Goulden Sundays: Happiness Part 6 - By Daniel R Gould
Goulden Sundays: Happiness Part 6
A while back I was visiting an aquaintance. He was smoking a cigarette when suddenly he began to cough. When the hacking had subsided, I asked him when he was going to give up the nicotine habit? “When my troubles are over!” was his reply. He got that right. The day our troubles end— which we devote a lot of worry to — is the day we die.
Problems and worries are a major segment of our life. And what would life be without them?
When I was 14 years old, my parents bought a new house. Next door to us there lived an elderly couple well into their 60s. They had had eight children and one remained at home. Joey, the child, was no longer a “child” since he was 27 years old. However, he had been born afflicted with the Down’s syndrome. Fortunately, his was not a severe case; he spoke both English — with a limited vocabulary — and Italian, the latter his parent’s native language. But he had never been to school and couldn’t read. During the summer months he would sit in the backyard, of his parents house, holding a newspaper before him. He never turned the page and would stare at the same page for an hour or more. He wanted people to think he could read. He wanted people to think that he was normal.
He smoked cigarettes, but was always asking for a light because he was not allowed to use matches. He had little understanding of the dangers of fire. He acted out the actions of those around him. There was a boy, my age, Tommy, living across the street. Tommy was a Johnny Mathis freak — a popular singer at the time.
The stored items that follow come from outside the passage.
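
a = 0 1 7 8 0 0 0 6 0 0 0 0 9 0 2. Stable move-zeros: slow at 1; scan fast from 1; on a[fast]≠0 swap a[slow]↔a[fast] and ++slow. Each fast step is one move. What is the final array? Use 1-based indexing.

[1, 7, 8, 6, 9, 2, 0, 0, 0, 0, 0, 0, 0, 0, 0]

slow=1 fast=1: a[fast]=0, fast++
slow=1 fast=2: a[fast]=1≠0 swap→a[1]=1, slow++,fast++
slow=2 fast=3: a[fast]=7≠0 swap→a[2]=7, slow++,fast++
slow=3 fast=4: a[fast]=8≠0 swap→a[3]=8, slow++,fast++
slow=4 fast=5: a[fast]=0, fast++
slow=4 fast=6: a[fast]=0, fast++
slow=4 fast=7: a[fast]=0, fast++
slow=4 fast=8: a[fast]=6≠0 swap→a[4]=6, slow++,fast++
slow=5 fast=9: a[fast]=0, fast++
slow=5 fast=10: a[fast]=0, fast++
slow=5 fast=11: a[fast]=0, fast++
slow=5 fast=12: a[fast]=0, fast++
slow=5 fast=13: a[fast]=9≠0 swap→a[5]=9, slow++,fast++
slow=6 fast=14: a[fast]=0, fast++
slow=6 fast=15: a[fast]=2≠0 swap→a[6]=2, slow++,fast++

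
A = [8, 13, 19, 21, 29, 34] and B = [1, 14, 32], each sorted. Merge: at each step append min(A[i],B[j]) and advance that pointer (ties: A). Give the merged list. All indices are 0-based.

[1, 8, 13, 14, 19, 21, 29, 32, 34]

[i=0,j=0] A[i]=8>B[j]=1 take 1 → j++
[i=0,j=1] A[i]=8<=B[j]=14 take 8 → i++
[i=1,j=1] A[i]=13<=B[j]=14 take 13 → i++
[i=2,j=1] A[i]=19>B[j]=14 take 14 → j++
[i=2,j=2] A[i]=19<=B[j]=32 take 19 → i++
[i=3,j=2] A[i]=21<=B[j]=32 take 21 → i++
[i=4,j=2] A[i]=29<=B[j]=32 take 29 → i++
[i=5,j=2] A[i]=34>B[j]=32 take 32 → j++
[i=5,j=3] B done, take A[i]=34 → i++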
During the summer holidays, and when all the windows were open, the neighbourhood was serenaded to “Chances Are”, “The Twelfth of Never” and “Misty”. I still remember some of the lyrics because I heard them so often. Joey then got into the act. He wanted to be a typical teenager. But he wasn’t into Mathis. There was only one song he liked, “Volare: Di Pinto Di Blu”. The only Italian words I seem to know are from the lyrics of that song though I have no idea what they mean. Anyway, Joey’s bedroom window was about two or so meters across from mine. I didn’t need an alarm clock on those summer mornings to get up by because he turned the volume to maximum.
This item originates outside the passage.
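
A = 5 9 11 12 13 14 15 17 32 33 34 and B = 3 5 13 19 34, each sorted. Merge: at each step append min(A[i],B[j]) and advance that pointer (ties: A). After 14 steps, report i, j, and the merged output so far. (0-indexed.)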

During the evening, on those hot and muggy Detroit days, Joey would come into our backyard to talk to my father and me as we sat in lawn chairs trying to catch a cooling breeze. He always had a lot to say. He was always describing problems that afflicted his family members, his brothers and sisters. The way he addressed them to us was that it had been left to HIM to make the decision or find the solution. Joey had no worries to call his own. This made him unhappy.
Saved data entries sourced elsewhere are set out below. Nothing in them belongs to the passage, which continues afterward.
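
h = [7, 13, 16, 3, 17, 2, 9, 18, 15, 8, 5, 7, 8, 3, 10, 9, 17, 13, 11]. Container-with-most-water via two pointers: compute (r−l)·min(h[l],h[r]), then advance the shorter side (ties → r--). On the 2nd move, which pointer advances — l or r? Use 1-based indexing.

r

l=1 r=19: min(7,11)*18=126 best=126 *, l++
l=2 r=19: min(13,11)*17=187 best=187 *, r--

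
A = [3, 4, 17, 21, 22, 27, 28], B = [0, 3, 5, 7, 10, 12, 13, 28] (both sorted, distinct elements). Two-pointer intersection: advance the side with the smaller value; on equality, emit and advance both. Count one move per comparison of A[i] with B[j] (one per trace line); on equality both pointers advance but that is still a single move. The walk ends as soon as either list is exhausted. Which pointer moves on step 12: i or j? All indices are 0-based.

i

[i=0,j=0] 3>0 → j++
[i=0,j=1] 3==3 emit → i++,j++
[i=1,j=2] 4<5 → i++
[i=2,j=2] 17>5 → j++
[i=2,j=3] 17>7 → j++
[i=2,j=4] 17>10 → j++
[i=2,j=5] 17>12 → j++
[i=2,j=6] 17>13 → j++
[i=2,j=7] 17<28 → i++
[i=3,j=7] 21<28 → i++
[i=4,j=7] 22<28 → i++
[i=5,j=7] 27<28 → i++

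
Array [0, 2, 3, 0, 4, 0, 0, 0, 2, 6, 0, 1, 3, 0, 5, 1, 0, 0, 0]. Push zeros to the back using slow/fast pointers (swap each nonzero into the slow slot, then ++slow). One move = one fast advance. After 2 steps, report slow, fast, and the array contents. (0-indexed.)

slow=0 fast=0: a[fast]=0, fast++
slow=0 fast=1: a[fast]=2≠0 swap→a[0]=2, slow++,fast++

slow=1, fast=2, a=[2, 0, 3, 0, 4, 0, 0, 0, 2, 6, 0, 1, 3, 0, 5, 1, 0, 0, 0]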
His father was diabetic and had had both legs amputated. Probably, as a result of this, he was a curmudgeon and often could easily be heard screaming something in Italian. Joey and his mother dealt with it; and more and more Joey accepted added responsabilities. And there was a cleaning lady that came in a couple times a week to help out. Life went on.
I would leave my family home and travel 1,000 kilometers away to attend university in the city of St. Louis. My trips to Detroit became more and more infrequent.
On one visit, three or four years later, I was told that Joey’s mother had suffered a stroke. She could no longer cook nor handle the simplest of chores. The children hired fulltime nurses, but none lasted more than two months because Joey’s father was very demanding. Finally, they gave up on hired help. The daughter’s and daughter’s-in-law took turns with preparing meals and Joey, as improbably as it may seem, became the “nurse”. He not only was accustomed to the exhortations of his father but, more importantly, he could deal with them.
On my visits home, I often saw Joey pushing his mother in a wheel chair through the neighbourhood whether it was summer or winter. Joey now had real worries and it seemed to have satisfied him. He was happy that, at last, someone felt a need for him.
Joey would outlive both his parents. When the last one died he went to live with a sister. He would die at the age of 37 maybe a happy person.